Without all that additional
hydroelectricity, the 100% renewables proposal falls apart. That’s
because there’s no other way to store all of that solar and wind energy,
given the inherent, physical shortcomings of battery technologies.
Does that mean the end is near for solar and wind farms?
Few experts believe they can continue to expand without continued federal subsidies, which are nearly 100 times greater than the ones for nuclear, and have been in place for over 25 years.
Solar and wind developers will no
doubt go back to Congress with hats in hand, but they won’t likely have
the support of very many policy experts. In 2012 I co-authored a report with experts from Brookings Institution and World Resources Institute, where we called for their gradual phase-out.

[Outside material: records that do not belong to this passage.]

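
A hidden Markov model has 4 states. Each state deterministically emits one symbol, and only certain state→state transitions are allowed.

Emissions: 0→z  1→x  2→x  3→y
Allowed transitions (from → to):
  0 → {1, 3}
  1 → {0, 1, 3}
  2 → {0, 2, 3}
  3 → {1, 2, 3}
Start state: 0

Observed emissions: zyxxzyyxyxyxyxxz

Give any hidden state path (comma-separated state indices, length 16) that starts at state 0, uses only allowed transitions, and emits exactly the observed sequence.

0,3,2,2,0,3,3,2,3,2,3,2,3,1,1,0

  pos 0: z in {0}, choose 0; start
  pos 1: y in {3}, choose 3; 0->3 ok
  pos 2: x in {1,2}, choose 2; 3->2 ok
  pos 3: x in {1,2}, choose 2; 2->2 ok
  pos 4: z in {0}, choose 0; 2->0 ok
  pos 5: y in {3}, choose 3; 0->3 ok
  pos 6: y in {3}, choose 3; 3->3 ok
  pos 7: x in {1,2}, choose 2; 3->2 ok
  pos 8: y in {3}, choose 3; 2->3 ok
  pos 9: x in {1,2}, choose 2; 3->2 ok
  pos 10: y in {3}, choose 3; 2->3 ok
  pos 11: x in {1,2}, choose 2; 3->2 ok
  pos 12: y in {3}, choose 3; 2->3 ok
  pos 13: x in {1,2}, choose 1; 3->1 ok
  pos 14: x in {1,2}, choose 1; 1->1 ok
  pos 15: z in {0}, choose 0; 1->0 ok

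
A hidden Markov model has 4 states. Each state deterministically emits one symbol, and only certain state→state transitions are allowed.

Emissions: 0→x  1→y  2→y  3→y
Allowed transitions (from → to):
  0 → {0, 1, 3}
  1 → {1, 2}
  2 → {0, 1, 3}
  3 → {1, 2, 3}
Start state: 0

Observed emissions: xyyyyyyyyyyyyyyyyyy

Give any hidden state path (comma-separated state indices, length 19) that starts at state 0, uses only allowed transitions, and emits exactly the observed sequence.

  [0] x  {0}  => 0  start
  [1] y  {1,2,3}  => 3  0->3 ok
  [2] y  {1,2,3}  => 2  3->2 ok
  [3] y  {1,2,3}  => 1  2->1 ok
  [4] y  {1,2,3}  => 1  1->1 ok
  [5] y  {1,2,3}  => 2  1->2 ok
  [6] y  {1,2,3}  => 1  2->1 ok
  [7] y  {1,2,3}  => 2  1->2 ok
  [8] y  {1,2,3}  => 3  2->3 ok
  [9] y  {1,2,3}  => 2  3->2 ok
  [10] y  {1,2,3}  => 3  2->3 ok
  [11] y  {1,2,3}  => 3  3->3 ok
  [12] y  {1,2,3}  => 3  3->3 ok
  [13] y  {1,2,3}  => 3  3->3 ok
  [14] y  {1,2,3}  => 2  3->2 ok
  [15] y  {1,2,3}  => 1  2->1 ok
  [16] y  {1,2,3}  => 2  1->2 ok
  [17] y  {1,2,3}  => 1  2->1 ok
  [18] y  {1,2,3}  => 1  1->1 ok

0,3,2,1,1,2,1,2,3,2,3,3,3,3,2,1,2,1,1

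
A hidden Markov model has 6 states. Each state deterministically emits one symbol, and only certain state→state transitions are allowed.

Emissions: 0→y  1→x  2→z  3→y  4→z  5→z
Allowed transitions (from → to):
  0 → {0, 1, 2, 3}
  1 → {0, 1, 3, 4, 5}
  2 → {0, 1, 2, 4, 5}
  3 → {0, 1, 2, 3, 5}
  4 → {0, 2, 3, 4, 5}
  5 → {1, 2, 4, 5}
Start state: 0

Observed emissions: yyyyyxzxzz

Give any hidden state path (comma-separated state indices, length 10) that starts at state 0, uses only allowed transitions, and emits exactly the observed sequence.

0,0,0,3,3,1,5,1,4,2

  t0 'y' -> {0,3}, take 0 (start)
  t1 'y' -> {0,3}, take 0 (0->0 ok)
  t2 'y' -> {0,3}, take 0 (0->0 ok)
  t3 'y' -> {0,3}, take 3 (0->3 ok)
  t4 'y' -> {0,3}, take 3 (3->3 ok)
  t5 'x' -> {1}, take 1 (3->1 ok)
  t6 'z' -> {2,4,5}, take 5 (1->5 ok)
  t7 'x' -> {1}, take 1 (5->1 ok)
  t8 'z' -> {2,4,5}, take 4 (1->4 ok)
  t9 'z' -> {2,4,5}, take 2 (4->2 ok)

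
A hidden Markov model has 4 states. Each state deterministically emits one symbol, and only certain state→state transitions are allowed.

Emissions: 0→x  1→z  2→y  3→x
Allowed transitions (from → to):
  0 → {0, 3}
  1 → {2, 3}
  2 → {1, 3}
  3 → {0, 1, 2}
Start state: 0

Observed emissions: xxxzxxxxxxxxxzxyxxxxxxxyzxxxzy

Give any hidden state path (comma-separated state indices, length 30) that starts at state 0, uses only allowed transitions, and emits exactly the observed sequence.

  [0] x  {0,3}  => 0  start
  [1] x  {0,3}  => 0  0->0 ok
  [2] x  {0,3}  => 3  0->3 ok
  [3] z  {1}  => 1  3->1 ok
  [4] x  {0,3}  => 3  1->3 ok
  [5] x  {0,3}  => 0  3->0 ok
  [6] x  {0,3}  => 0  0->0 ok
  [7] x  {0,3}  => 0  0->0 ok
  [8] x  {0,3}  => 0  0->0 ok
  [9] x  {0,3}  => 3  0->3 ok
  [10] x  {0,3}  => 0  3->0 ok
  [11] x  {0,3}  => 0  0->0 ok
  [12] x  {0,3}  => 3  0->3 ok
  [13] z  {1}  => 1  3->1 ok
  [14] x  {0,3}  => 3  1->3 ok
  [15] y  {2}  => 2  3->2 ok
  [16] x  {0,3}  => 3  2->3 ok
  [17] x  {0,3}  => 0  3->0 ok
  [18] x  {0,3}  => 0  0->0 ok
  [19] x  {0,3}  => 0  0->0 ok
  [20] x  {0,3}  => 0  0->0 ok
  [21] x  {0,3}  => 0  0->0 ok
  [22] x  {0,3}  => 3  0->3 ok
  [23] y  {2}  => 2  3->2 ok
  [24] z  {1}  => 1  2->1 ok
  [25] x  {0,3}  => 3  1->3 ok
  [26] x  {0,3}  => 0  3->0 ok
  [27] x  {0,3}  => 3  0->3 ok
  [28] z  {1}  => 1  3->1 ok
  [29] y  {2}  => 2  1->2 ok

0,0,3,1,3,0,0,0,0,3,0,0,3,1,3,2,3,0,0,0,0,0,3,2,1,3,0,3,1,2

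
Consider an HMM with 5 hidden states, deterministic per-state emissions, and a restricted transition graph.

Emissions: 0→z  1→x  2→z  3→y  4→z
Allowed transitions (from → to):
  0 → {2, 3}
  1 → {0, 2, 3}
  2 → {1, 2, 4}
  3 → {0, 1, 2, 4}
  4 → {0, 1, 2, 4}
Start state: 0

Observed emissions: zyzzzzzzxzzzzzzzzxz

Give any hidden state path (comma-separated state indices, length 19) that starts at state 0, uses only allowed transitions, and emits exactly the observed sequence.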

A lot depends on journalists, who have until now been largely uncritical cheerleaders of renewables.
I recently reviewed the last 50 years of the New York Times’
coverage of biofuels and biomass and was fairly appalled by what I
found. Not only was its news coverage heavily slanted toward biomass and
biofuels since the 1970s, the opeds it ran were consistently one-sided.
That started to change in 2008 when the Times and other media reported on the trouble with biofuels. Even so, it took until 2018 for the Times to do a major Magazine piece on how US and European biofuels policies have abetted rainforest destruction.
And then there’s the politics. The US is still, incredibly, mandating biofuels. Nearly 40%
of our corn and nearly 30% of our soy is used for making ethanol, and
biofuels constitute 10% of U.S. gasoline. The EPA, under pressure from
politicians, insists biomass and biofuels are environmentally-sound.
Some of the blame lies with environmentalists who continue to greenwash the two technologies. The former head of Friends of the Earth in Britain, Tony Juniper, even went to work for Drax, a huge British biomass plant that burns wood pellets shipped from the U.S.
Others have done the right thing. In 2010, Al Gore, to his credit, said he regretted his advocacy of ethanol, which was crucial to breaking a Senate tie vote in the 1990s.
But Gore, like most environmentalists
groups who now oppose biofuels and biomass, still imagines solar and
wind farms to be fundamentally different, even though they suffer from
the same, inherent energy density problem.
Conservatives have been more critical
of subsidies for renewables than progressives, in part because they
tend to oppose bigger government generally. But few have fully come to
terms with the fact that underneath the poor economics is a physical
problem.
The failure of journalists to grok
that energy density determines environmental impact has driven Jesse
Ausubel, a longtime environmental critic of renewables, to distraction.
In 2017 he published a report, “Density,” that had as its subtitle, “The Key To Fake And True News About Energy And the Environment.”
I increasingly share his frustration.
It astonishes me that students can get an environmental studies degree —
a Ph.D., even — without ever learning the basic physics of energy
density and environmental impact.
I suspect it will take continued and
better advocacy from scientists and conservationists, who are
increasingly speaking out. Last year, nearly 800 scientists asked the European Union to stop subsidizing biomass. They’ve similarly warned that wind could send a bat species extinct, and raised the alarm about solar farms.
What’s clear is that the greatest
impediments to using more renewables isn’t coming from climate skeptics
and the fossil fuel industry. In most cases it’s coming from
conservationists and local activists with little influence beyond their
local political representatives.
But as the residents of San Bernardino, California and Spotsylvania, Virginia, have demonstrated, sometimes that’s enough.